アジア26% アフリカ47% ヨーロッパ72% 旧ソ連60% 北アメリカ43% 南アメリカ83% 

オセアニア92%

死刑存置国の宗教別内訳

イスラム教39% 仏教15% キリスト教12% その他34%

 

2004年中に、25カ国において少なくとも3,797人が処刑され、64カ国において少なくとも7,395人が死刑の判決を受けた。これらの数字はアムネスティ・インターナショナルに知らされた事例のみであり、実際の数字は確実にこれを上回る。
 2004年においては、判明しているすべての執行の97%が、中国、イラン、ベトナム、米国で行なわれた。その年の終わりにアムネスティ・インターナショナルが入手した限られた不十分な記録によると、中国では少なくとも3,400人が処刑されたが、実際の数字はこれをはるかに上回ると考えられる。20043月、全国人民代表大会の代表者の一人は、中国は毎年1万人近くの人々を処刑していると述べた。イランは少なくとも159人、ベトナムは少なくとも64人を処刑した。米国では59件の執行があった。

 

死刑制度は殺人の抑止力になるか

 現在の世界各国の殺人発生率を統計上見ても、インターポール(国際刑事警察機構)の統計に見ると、死刑存置国の殺人発生率は、10万人につき7.6であるのに比べて、死刑廃止国の殺人発生率は、4.65人である。死刑が殺人犯罪の抑止力になっているとは言えない。

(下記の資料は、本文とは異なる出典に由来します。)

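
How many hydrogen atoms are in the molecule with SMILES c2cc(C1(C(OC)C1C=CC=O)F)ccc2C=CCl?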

 威嚇の力としての死刑という考えもあるだろうが、その力が及ぶのはもっぱら犯罪には向かない小心の人達だけであって、凶悪犯罪へ向うような人達にはその効果は無いのではないか。アメリカと中国では過去に死刑執行をテレビで放映したことがあるが、それらの国で犯罪が減少したということは聞いたことが無い。